FIG. 2 illustrates aspects of a prior art printing process in which two structures intended to be similar to the structure 34 of FIG. 1 are attempted to be printed very close together. The phrase “very close together” indicates that the structures are to have an edge-to-edge distance from one another of less than or equal to a wavelength of the actinic radiation utilized in the printing process. The actinic radiation can correspond to a distribution of wavelengths, and in such aspects the wavelength utilized to determine if the printed features are “very close together” can be any of the actinic wavelengths of the distribution, including, for example, a predominant wavelength of the distribution, a central wavelength of the distribution (which may or may not also be the predominant wavelength), a minimum wavelength of the distribution, a maximum wavelength of the distribution, etc.
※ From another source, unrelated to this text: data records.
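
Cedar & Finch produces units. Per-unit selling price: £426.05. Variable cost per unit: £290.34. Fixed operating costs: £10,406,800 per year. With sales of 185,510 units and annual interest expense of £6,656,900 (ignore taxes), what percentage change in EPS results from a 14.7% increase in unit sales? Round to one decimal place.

Contribution at this volume is 185,510 × £135.71 = £25,175,562.10.
Subtracting fixed costs: EBIT = £25,175,562.10 − £10,406,800 = £14,768,762.10.
Interest = £6,656,900.00, so EBIT − I = £8,111,862.10.
DCL = total CM / (EBIT − I) = £25,175,562.10 / £8,111,862.10 = 3.1035.
%ΔEPS = DCL × %ΔSales = 3.1035 × +14.7% = +45.6%.

+45.6%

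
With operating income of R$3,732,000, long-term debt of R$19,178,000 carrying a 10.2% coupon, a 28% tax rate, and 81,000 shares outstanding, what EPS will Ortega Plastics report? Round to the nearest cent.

Pre-tax income = R$3,732,000 − R$1,956,156.00 = R$1,775,844.00.
Net income = R$1,775,844.00 × (1 − 0.28) = R$1,278,607.68.
EPS = R$1,278,607.68 ÷ 81,000 = R$15.79.

R$15.79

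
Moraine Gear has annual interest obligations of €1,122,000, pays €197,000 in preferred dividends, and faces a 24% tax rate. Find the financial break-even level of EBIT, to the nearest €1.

€1,381,211

Preferred dividends are paid after tax, so their pre-tax equivalent is €197,000 ÷ (1 − 0.24) = €259,210.53.
Financial break-even EBIT = interest + D_p ÷ (1 − t) = €1,122,000 + €259,210.53 = €1,381,210.53.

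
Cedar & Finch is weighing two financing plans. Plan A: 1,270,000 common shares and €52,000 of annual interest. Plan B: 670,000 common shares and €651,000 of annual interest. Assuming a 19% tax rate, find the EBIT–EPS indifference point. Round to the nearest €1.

€1,319,883

At indifference, (EBIT − 52,000)(1 − t)/1,270,000 = (EBIT − 651,000)(1 − t)/670,000.
Cancelling (1 − t) and cross-multiplying: 670,000·(EBIT − 52,000) = 1,270,000·(EBIT − 651,000).
Solving, EBIT = (651,000·1,270,000 − 52,000·670,000) / (1,270,000 − 670,000) = 791,930,000,000 / 600,000 = 1,319,883.33.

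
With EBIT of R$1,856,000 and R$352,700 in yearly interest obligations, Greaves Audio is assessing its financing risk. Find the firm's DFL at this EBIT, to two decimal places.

1.23

Interest = R$352,700.00.
Degree of financial leverage = EBIT / (EBIT − interest) = R$1,856,000 / R$1,503,300.00 = 1.2346.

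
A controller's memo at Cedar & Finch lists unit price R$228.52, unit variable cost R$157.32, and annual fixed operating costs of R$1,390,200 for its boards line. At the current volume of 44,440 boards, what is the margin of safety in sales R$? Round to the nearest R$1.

R$5,693,512

Each unit contributes R$228.52 − R$157.32 = R$71.20. Break-even units = R$1,390,200 ÷ R$71.20 = 19,525.28; break-even revenue = 19,525.28 × R$228.52 = R$4,461,917.19.
Actual sales revenue = 44,440 × R$228.52 = R$10,155,428.80.
Margin of safety = R$10,155,428.80 − R$4,461,917.19 = R$5,693,512.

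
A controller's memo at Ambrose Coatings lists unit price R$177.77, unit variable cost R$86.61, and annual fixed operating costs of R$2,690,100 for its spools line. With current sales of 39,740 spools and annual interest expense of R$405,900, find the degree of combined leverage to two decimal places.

Total contribution margin = 39,740 × R$91.16 = R$3,622,698.40.
EBIT = R$3,622,698.40 − R$2,690,100 = R$932,598.40. Interest = R$405,900.00, so EBIT − I = R$526,698.40.
Degree of total leverage = total CM / (EBIT − interest) = R$3,622,698.40 / R$526,698.40 = 6.8781.

6.88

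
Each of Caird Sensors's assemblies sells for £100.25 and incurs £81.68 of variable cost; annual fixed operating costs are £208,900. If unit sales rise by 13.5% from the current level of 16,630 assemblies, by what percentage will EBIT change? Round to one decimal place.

+41.7%

At 16,630 units, contribution = 16,630 × £18.57 = £308,819.10.
Subtracting fixed costs: EBIT = £308,819.10 − £208,900 = £99,919.10.
So DOL = total CM / EBIT = £308,819.10 / £99,919.10 = 3.0907.
Operating income changes by 3.0907 × +13.5% = +41.7%.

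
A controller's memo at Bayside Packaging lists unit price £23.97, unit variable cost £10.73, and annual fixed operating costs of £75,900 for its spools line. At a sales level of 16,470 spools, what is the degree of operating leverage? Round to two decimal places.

1.53

Total contribution margin = 16,470 × £13.24 = £218,062.80.
Operating income = contribution − fixed costs = £218,062.80 − £75,900 = £142,162.80.
So DOL = total CM / EBIT = £218,062.80 / £142,162.80 = 1.5339.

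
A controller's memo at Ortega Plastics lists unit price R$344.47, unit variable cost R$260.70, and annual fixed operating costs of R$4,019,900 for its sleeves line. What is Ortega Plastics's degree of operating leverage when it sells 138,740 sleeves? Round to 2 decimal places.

1.53

Contribution at this volume is 138,740 × R$83.77 = R$11,622,249.80.
Subtracting fixed costs: EBIT = R$11,622,249.80 − R$4,019,900 = R$7,602,349.80.
DOL = contribution ÷ EBIT = R$11,622,249.80 ÷ R$7,602,349.80 = 1.5288.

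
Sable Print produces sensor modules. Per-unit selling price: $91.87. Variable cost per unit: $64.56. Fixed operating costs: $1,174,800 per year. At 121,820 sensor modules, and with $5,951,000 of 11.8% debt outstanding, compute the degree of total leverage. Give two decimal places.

2.29

Total contribution margin = 121,820 × $27.31 = $3,326,904.20.
Operating income = contribution − fixed costs = $3,326,904.20 − $1,174,800 = $2,152,104.20. Interest = $702,218.00, so EBIT − I = $1,449,886.20.
DCL = contribution ÷ (EBIT − I) = $3,326,904.20 ÷ $1,449,886.20 = 2.2946.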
The structures 34 and 36 can have minimum widths of about the same dimension as a wavelength of the actinic radiation utilized for forming the structures, or smaller. In some applications, the separation of the structures can be a distance comparable to the minimum widths of the structures. Imaging of features which are very close together can be particularly difficult with on-axis illumination, and yet on-axis illumination is typically desired for isolated features (i.e., features which are not very close together). One aspect of the invention described and claimed herein is that it can allow on-axis illumination to be utilized for patterning both isolated and densely packed features.
FIG. 2 shows a fragment 50 of a radiation-patterning tool, and a fragment 70 of a substrate (such as, for example, a semiconductor wafer) having a radiation-sensitive material 72 thereover. Radiation-patterning tool 50 comprises a relatively opaque material 52 having a pair of feature patterns 54 and 56 formed therein, and an outrigger pattern 58 formed around the feature patterns. Feature patterns 54, 56 are utilized to form structures 34 and 36 within radiation-sensitive material 72 during a printing process. A problem than occurs due to the closeness of structures 34 and 36 to one another is that the printed structures are not separate and discrete from one another. Instead, a bridge 38 forms between the structures. A further problem that can occur when printing structures very close together can be a poor depth of focus.
It would be desirable to develop radiation-patterning tool configurations suitable for printing structures which are very close to one another, but yet separate and discrete from one another.